A linear interpolation of the TSC can give correct and stable time to
within a fraction of 1 ppm, and the interpolation parameters can be
updated periodically (by reference to an external time source) to keep
the offset bounded. Compared to this, NTP-driven Unix time seems to
jump around a lot -- but that's because NTP's assumption seems to be
that the local oscillator is the least-quality clock source, when in
fact it may be the best (in the short term, at least). (Interpolation
parameters should of course be updated so as not to introduce any step
discontinuities -- assuming of course that the initial offset is good.
So the problem boils down primarily to one of clock initialisation.)
Of course, if you want to use your system's gettimeofday() routine,
you suffer it's problems, and NTP may well do the best it can to keep
that beast close enough to "true" time.
Michel.
P.S. I am aware of problems with non-uniform cycle counters, e.g. on
mobile platforms with power-saving clock speed changes.
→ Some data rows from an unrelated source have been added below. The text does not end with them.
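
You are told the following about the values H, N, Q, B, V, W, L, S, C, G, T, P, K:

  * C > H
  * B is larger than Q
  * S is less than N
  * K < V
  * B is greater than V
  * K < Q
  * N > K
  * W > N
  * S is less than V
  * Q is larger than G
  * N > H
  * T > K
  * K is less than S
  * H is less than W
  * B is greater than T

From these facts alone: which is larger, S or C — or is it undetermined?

undetermined

Following every chain through C: below C we get H.
S is not reached, and no chain runs the other way from S to C.
So the given relations leave the order of C and S undetermined.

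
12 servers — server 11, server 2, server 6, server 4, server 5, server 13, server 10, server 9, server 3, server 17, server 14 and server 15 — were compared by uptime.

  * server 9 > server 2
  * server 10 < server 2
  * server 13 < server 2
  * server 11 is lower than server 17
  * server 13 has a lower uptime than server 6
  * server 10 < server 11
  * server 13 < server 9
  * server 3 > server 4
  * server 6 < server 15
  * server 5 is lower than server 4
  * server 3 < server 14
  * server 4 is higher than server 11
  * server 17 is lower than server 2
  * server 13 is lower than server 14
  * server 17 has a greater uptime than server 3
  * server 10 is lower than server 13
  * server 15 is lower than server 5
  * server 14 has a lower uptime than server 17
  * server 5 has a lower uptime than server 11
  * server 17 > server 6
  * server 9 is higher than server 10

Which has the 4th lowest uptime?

Chaining the given pairs: server 10 < server 13 < server 6 < server 15 < server 5 < server 11 < server 4 < server 3 < server 14 < server 17 < server 2 < server 9.
Counting 4 from the smallest end gives server 15.

server 15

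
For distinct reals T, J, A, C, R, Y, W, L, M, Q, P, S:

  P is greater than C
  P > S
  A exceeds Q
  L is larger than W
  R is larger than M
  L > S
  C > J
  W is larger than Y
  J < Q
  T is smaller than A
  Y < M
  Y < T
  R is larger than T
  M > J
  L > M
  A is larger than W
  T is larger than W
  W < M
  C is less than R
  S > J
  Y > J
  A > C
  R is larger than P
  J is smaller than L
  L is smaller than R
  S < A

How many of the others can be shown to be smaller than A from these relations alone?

7

From A the given relations immediately reach S, W, Q, T, C.
From those, J, Y — 7 in total.
No other element is forced below A by the given relations, so the count is 7.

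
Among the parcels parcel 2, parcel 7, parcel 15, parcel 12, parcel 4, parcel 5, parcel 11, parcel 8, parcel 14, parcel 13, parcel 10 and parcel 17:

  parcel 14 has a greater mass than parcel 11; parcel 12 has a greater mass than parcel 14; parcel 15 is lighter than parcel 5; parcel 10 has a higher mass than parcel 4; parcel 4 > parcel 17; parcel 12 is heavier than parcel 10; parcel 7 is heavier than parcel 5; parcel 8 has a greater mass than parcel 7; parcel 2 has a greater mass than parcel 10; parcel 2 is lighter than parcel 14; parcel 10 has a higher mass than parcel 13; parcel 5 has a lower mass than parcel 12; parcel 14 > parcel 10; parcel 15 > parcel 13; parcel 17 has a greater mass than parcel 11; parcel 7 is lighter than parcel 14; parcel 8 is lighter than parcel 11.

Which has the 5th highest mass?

parcel 4

The consecutive relations fix a unique order: parcel 13 < parcel 15 < parcel 5 < parcel 7 < parcel 8 < parcel 11 < parcel 17 < parcel 4 < parcel 10 < parcel 2 < parcel 14 < parcel 12.
The 5th largest is parcel 4.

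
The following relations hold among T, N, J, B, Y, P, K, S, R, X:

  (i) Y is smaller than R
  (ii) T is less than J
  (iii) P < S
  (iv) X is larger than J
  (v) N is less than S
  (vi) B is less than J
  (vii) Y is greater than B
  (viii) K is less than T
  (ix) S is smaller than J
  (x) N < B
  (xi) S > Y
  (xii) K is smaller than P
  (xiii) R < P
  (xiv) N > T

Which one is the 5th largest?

The consecutive relations fix a unique order: K < T < N < B < Y < R < P < S < J < X.
Counting 5 from the largest end gives R.

R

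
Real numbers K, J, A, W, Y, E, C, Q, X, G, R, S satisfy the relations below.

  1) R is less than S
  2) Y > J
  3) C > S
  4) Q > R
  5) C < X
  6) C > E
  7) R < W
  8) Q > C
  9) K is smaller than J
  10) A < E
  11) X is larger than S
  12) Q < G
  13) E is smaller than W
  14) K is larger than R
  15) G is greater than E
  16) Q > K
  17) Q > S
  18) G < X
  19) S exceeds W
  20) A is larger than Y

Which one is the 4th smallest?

Y

Piecing the relations together gives one ordering: R < K < J < Y < A < E < W < S < C < Q < G < X.
The 4th smallest is Y.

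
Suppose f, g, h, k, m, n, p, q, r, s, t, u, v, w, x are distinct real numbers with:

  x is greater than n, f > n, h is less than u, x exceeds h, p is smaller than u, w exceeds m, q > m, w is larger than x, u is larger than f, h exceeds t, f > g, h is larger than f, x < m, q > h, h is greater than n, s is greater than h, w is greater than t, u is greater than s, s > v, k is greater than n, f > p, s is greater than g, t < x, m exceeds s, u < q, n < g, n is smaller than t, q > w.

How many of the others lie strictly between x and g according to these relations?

2

The relations place g below x. An element lies strictly between them when it is forced above g and also forced below x.
Above g: {f, h, s, m, u, w, q}. Below x: {n, p, t, f, h}.
Intersection: {f, h} — 2.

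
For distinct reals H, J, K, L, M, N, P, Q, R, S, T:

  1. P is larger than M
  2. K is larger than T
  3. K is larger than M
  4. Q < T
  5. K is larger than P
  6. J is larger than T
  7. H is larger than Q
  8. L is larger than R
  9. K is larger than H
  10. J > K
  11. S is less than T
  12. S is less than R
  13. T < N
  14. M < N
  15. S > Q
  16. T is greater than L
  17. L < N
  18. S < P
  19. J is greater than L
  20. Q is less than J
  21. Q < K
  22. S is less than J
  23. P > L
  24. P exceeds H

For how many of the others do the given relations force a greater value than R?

6

The elements the relations force above R are L, T, P, K, J, N — no chain reaches any other.
That is 6.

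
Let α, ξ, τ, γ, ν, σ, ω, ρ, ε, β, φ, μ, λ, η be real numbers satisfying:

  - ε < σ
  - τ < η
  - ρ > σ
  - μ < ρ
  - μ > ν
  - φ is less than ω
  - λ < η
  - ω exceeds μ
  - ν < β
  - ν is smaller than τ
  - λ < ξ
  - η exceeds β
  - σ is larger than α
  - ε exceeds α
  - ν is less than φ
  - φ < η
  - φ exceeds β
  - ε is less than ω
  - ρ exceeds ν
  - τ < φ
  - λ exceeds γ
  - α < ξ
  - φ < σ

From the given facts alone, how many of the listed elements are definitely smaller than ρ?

Directly below ρ: ν, μ, σ.
One step further: α, ε, φ (6 so far).
One step further: τ, β (8 so far).
No other element is forced below ρ by the given relations, so the count is 8.

8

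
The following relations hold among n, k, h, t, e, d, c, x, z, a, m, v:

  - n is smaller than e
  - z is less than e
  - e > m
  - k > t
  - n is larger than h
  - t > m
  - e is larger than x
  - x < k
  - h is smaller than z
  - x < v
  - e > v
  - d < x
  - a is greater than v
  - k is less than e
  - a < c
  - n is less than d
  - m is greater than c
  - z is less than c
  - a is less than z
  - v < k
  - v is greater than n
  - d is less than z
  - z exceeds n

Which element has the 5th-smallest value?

The consecutive relations fix a unique order: h < n < d < x < v < a < z < c < m < t < k < e.
The 5th smallest is v.

v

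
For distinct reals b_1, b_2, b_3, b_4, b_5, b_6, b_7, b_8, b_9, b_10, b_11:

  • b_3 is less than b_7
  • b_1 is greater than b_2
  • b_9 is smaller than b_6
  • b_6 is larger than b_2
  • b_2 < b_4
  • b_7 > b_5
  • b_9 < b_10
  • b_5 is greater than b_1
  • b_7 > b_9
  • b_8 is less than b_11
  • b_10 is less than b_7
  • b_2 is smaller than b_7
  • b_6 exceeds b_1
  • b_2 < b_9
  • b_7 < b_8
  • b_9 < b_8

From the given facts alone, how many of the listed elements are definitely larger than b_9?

From b_9 the given relations immediately reach b_10, b_7, b_8, b_6.
From those, b_11 — 5 in total.
No other element is forced above b_9 by the given relations, so the count is 5.

5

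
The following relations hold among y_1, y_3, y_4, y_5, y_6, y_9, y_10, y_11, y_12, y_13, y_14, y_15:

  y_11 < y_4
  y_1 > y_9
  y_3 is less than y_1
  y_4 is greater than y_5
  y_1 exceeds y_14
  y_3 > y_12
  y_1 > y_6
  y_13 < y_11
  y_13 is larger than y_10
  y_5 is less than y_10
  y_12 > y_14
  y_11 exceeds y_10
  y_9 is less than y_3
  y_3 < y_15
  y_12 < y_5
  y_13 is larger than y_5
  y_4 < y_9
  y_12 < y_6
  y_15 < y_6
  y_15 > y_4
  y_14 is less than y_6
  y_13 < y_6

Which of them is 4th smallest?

Chaining the given pairs: y_14 < y_12 < y_5 < y_10 < y_13 < y_11 < y_4 < y_9 < y_3 < y_15 < y_6 < y_1.
The 4th smallest is y_10.

y_10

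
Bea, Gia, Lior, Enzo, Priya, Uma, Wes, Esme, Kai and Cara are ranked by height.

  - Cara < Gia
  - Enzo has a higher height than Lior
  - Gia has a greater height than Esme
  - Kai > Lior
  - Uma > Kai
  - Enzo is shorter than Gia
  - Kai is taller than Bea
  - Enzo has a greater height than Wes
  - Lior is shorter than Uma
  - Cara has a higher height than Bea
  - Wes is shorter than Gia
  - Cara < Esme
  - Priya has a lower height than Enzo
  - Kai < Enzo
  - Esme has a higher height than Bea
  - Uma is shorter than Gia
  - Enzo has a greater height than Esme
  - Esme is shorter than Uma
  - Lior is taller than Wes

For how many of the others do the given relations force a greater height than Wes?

From Wes the given relations immediately reach Lior, Enzo, Gia.
From those, Kai, Uma — 5 in total.
No other element is forced above Wes by the given relations, so the count is 5.

5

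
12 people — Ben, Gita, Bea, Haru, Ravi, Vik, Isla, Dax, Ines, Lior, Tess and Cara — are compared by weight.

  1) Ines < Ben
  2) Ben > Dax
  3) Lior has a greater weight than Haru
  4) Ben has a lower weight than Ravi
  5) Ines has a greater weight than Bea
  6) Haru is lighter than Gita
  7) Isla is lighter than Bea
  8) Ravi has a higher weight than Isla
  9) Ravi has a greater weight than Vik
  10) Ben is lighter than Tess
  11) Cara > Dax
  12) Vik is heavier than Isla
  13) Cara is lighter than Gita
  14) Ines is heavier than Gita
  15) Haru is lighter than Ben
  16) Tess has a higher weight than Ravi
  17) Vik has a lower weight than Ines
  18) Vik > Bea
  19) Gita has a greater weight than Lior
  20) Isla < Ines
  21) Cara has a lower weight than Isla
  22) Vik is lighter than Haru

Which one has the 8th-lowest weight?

Piecing the relations together gives one ordering: Dax < Cara < Isla < Bea < Vik < Haru < Lior < Gita < Ines < Ben < Ravi < Tess.
The 8th smallest is Gita.

Gita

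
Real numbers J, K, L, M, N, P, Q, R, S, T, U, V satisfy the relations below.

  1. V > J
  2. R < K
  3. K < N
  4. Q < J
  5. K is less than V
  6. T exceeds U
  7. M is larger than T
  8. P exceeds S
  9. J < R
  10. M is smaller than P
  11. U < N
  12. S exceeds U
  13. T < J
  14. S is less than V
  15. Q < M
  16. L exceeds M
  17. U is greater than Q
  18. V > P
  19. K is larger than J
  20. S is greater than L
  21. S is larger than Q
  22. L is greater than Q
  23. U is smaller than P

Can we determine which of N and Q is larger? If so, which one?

N

Link the given pairs in sequence: Q < U; U < T; T < J; J < R; R < K; K < N.
Together: Q < U < T < J < R < K < N.
So N is larger.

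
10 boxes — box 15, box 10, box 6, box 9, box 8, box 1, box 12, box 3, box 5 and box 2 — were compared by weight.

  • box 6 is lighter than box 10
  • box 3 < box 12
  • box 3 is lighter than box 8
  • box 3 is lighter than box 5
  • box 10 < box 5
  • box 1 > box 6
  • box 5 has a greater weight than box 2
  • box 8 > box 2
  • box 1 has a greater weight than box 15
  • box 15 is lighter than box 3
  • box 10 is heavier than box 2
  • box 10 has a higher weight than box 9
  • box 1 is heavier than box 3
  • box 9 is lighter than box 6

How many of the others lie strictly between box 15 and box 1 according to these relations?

Chaining upward from box 15 reaches: box 3, box 8, box 12, box 5.
Chaining downward from box 1 reaches: box 9, box 3, box 6.
Strictly between box 15 and box 1 are those in both lists: box 3 — 1 element.

1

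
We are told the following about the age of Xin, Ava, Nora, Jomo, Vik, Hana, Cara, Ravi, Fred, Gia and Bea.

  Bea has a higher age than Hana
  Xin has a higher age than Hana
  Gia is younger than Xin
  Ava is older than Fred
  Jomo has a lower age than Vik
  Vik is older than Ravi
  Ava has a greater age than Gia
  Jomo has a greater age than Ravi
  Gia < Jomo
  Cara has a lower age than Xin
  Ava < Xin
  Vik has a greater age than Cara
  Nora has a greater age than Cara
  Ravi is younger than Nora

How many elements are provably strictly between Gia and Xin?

1

Chaining upward from Gia reaches: Ava, Jomo, Vik.
Chaining downward from Xin reaches: Fred, Cara, Ava, Hana.
Strictly between Gia and Xin are those in both lists: Ava — 1 element.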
In that
case one may have to fall back on an external clock, and if that
clock only has coarse resolution, regular timer ticks may well be
all that's left to measure time. Perhaps the power management
subsystem could manage the time interpolation parameters to deal
with this?
Then there are MP systems with multiple cycle counters... and
perhaps no way to know which interpolation to apply. Ouch --
unless the maintenance of the interpolation parameters is well
integrated into the OS, so that what is visible to a process is
always right. (This could also deal with speed-step changes.)